London’s iconic red buses will soon assimilate into the lives of Londoners by running, at least partially, on coffee.

On Monday this week, a company called Bio-bean teamed up with oil giant Shell to introduce a small amount of oil extracted from coffee waste into the diesel and biofuel mixture already used by the buses.

The company will produce 6000 litres of fuel a year — less than 0.01% of the London buses’ total use in 2015. But the city’s authorities want to increase the number of buses fueled by a blend of diesel and biofuels.

It’s looking at using cooking oil waste, tallow (a form of beef and mutton fat), and — with Bio-bean — coffee waste.

“[Coffee’s] got a high oil content, 20 percent oil by weight in the waste coffee grounds, so it’s a really great thing to make biodiesel out of,” Arthur Kay, founder of Bio-bean told Independent.

How is the company sourcing this waste?

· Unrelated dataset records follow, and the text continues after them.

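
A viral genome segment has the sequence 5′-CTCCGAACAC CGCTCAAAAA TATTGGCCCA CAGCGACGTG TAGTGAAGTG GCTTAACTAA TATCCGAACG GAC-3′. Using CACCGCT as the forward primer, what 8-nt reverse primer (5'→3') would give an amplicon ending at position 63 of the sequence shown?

5'-ATATTAGT-3'

The forward primer binds at positions 8–14; the product's 3' end on the top strand is position 63.
The reverse primer anneals to the top strand over positions 56–63, i.e. to ACTAATAT.
Its sequence written 5'→3' is the reverse complement: ATATTAGT.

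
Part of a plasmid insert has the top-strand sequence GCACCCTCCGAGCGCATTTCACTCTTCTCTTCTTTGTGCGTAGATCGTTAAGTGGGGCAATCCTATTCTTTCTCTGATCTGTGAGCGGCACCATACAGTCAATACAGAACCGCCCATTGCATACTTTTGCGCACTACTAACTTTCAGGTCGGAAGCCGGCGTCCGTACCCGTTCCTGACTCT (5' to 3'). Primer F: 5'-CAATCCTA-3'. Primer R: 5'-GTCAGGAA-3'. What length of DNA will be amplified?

Forward primer CAATCCTA is found on the top strand at positions 58–65.
Taking the reverse complement of GTCAGGAA gives TTCCTGAC, found at positions 172–179 on the template; the primer anneals here to the top strand with its 3' end pointing upstream.
Amplicon spans positions 58–179: 122 bp.

122 bp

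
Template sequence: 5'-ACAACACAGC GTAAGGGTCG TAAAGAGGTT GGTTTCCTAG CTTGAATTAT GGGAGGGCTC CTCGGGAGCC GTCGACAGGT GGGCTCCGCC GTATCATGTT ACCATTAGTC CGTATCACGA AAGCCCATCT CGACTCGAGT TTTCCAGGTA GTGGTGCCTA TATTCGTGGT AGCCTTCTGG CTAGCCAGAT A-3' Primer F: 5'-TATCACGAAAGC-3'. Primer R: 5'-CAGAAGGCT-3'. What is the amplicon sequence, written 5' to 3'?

Forward primer TATCACGAAAGC is found on the top strand at positions 113–124.
Taking the reverse complement of CAGAAGGCT gives AGCCTTCTG, found at positions 171–179 on the template; the primer anneals here to the top strand with its 3' end pointing upstream.
The product is the template from position 113 through 179 (67 bp).

5'-TATCACGAAAGCCCATCTCGACTCGAGTTTTCCAGGTAGTGGTGCCTATATTCGTGGTAGCCTTCTG-3'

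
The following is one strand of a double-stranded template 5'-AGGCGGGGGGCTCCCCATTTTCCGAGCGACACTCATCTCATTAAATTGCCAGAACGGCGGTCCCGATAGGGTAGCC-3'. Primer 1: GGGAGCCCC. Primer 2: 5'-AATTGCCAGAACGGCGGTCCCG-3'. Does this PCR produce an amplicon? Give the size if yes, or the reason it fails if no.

Primer 1 (GGGAGCCCC) has reverse complement GGGGCTCCC, which matches the top strand at positions 7–15; primer 1 anneals to the top strand there with its 3' end pointing upstream toward position 7.
Primer 2 (AATTGCCAGAACGGCGGTCCCG) matches the top strand directly at positions 44–65; it anneals to the bottom strand with its 3' end pointing downstream toward position 65.
The 3' ends diverge (primer 1 extends toward position 1, primer 2 toward position 76), so the primers never converge on a shared product.

No product — the primers' 3' ends point away from each other.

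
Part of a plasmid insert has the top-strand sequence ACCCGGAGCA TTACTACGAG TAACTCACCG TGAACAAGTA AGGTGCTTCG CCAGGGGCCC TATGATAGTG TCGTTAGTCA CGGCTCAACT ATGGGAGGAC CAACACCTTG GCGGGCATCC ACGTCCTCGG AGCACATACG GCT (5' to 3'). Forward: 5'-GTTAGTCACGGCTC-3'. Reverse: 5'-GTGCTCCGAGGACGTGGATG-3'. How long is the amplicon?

Forward primer GTTAGTCACGGCTC is found on the top strand at positions 73–86.
Taking the reverse complement of GTGCTCCGAGGACGTGGATG gives CATCCACGTCCTCGGAGCAC, found at positions 116–135 on the template; the primer anneals here to the top strand with its 3' end pointing upstream.
The product runs from position 73 to position 135, so its length is 135 − 73 + 1 = 63 bp.

63 bp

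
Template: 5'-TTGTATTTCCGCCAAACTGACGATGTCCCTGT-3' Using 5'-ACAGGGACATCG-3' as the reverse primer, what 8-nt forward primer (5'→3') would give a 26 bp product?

5'-TTCCGCCA-3'

The reverse primer's reverse complement CGATGTCCCTGT matches the template at positions 21–32, so the product ends at position 32.
A 26 bp product then starts at position 32 − 26 + 1 = 7.
The forward primer is identical to the top strand there: TTCCGCCA.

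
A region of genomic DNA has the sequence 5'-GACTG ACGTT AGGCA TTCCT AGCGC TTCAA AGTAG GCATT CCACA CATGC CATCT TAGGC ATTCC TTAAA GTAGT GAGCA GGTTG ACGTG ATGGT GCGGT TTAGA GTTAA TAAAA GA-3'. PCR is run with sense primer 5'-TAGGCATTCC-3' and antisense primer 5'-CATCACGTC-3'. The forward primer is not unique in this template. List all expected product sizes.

84 bp, 61 bp, 38 bp

The forward primer TAGGCATTCC matches the top strand at positions 10–19, 33–42, 56–65.
The reverse primer's reverse complement is GACGTGATG, matching at positions 85–93.
Each forward site pairs with the reverse site to give a product ending at position 93: sizes 84, 61, 38 bp.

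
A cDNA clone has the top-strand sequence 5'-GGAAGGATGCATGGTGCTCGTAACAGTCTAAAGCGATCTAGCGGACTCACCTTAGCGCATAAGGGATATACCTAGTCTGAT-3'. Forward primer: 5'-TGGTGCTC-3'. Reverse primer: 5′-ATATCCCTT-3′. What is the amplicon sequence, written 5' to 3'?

Scanning the template, TGGTGCTC occurs at positions 12–19; this primer anneals to the bottom strand there with its 3' end pointing downstream.
Reverse complement of the reverse primer: AAGGGATAT. This occurs on the top strand at positions 61–69.
The product is the template from position 12 through 69 (58 bp).

5'-TGGTGCTCGTAACAGTCTAAAGCGATCTAGCGGACTCACCTTAGCGCATAAGGGATAT-3'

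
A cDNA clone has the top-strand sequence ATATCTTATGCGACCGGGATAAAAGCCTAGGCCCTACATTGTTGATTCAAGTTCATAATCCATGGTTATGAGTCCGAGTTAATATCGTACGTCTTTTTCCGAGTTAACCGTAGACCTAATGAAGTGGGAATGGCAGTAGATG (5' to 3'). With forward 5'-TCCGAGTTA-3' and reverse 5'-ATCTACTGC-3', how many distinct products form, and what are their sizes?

The forward primer TCCGAGTTA matches the top strand at positions 73–81, 98–106.
The reverse primer's reverse complement is GCAGTAGAT, matching at positions 133–141.
Each forward site pairs with the reverse site to give a product ending at position 141: sizes 69, 44 bp.

Two products: 69 bp, 44 bp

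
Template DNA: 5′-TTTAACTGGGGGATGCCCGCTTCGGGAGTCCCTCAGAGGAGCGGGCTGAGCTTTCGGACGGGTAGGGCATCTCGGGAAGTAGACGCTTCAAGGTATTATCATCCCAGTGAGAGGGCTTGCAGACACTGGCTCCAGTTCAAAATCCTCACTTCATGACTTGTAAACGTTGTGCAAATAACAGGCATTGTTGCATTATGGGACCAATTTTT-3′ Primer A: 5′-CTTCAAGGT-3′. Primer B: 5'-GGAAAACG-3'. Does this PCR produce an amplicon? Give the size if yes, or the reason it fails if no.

No product — primer B has no binding site in the template.

Primer B (GGAAAACG) does not match the top strand, and its reverse complement CGTTTTCC does not match either.
With no annealing site for primer B, no amplification occurs.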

By working with thousands of coffee shops across the UK to collect waste grounds — though no number has been released on how much fuel the transporting of these grounds will use.

It seems unlikely that Bio-bean will make its way to Cape Town. Not only is the city promising all-electric buses by 2025, but Bio-bean is currently only looking to expand to areas near instant coffee factories.

Nestle has but one South African coffee factory in a town two hours outside of Durban.

Feature image: David Holt via Flickr (CC BY-SA 2.0, resized)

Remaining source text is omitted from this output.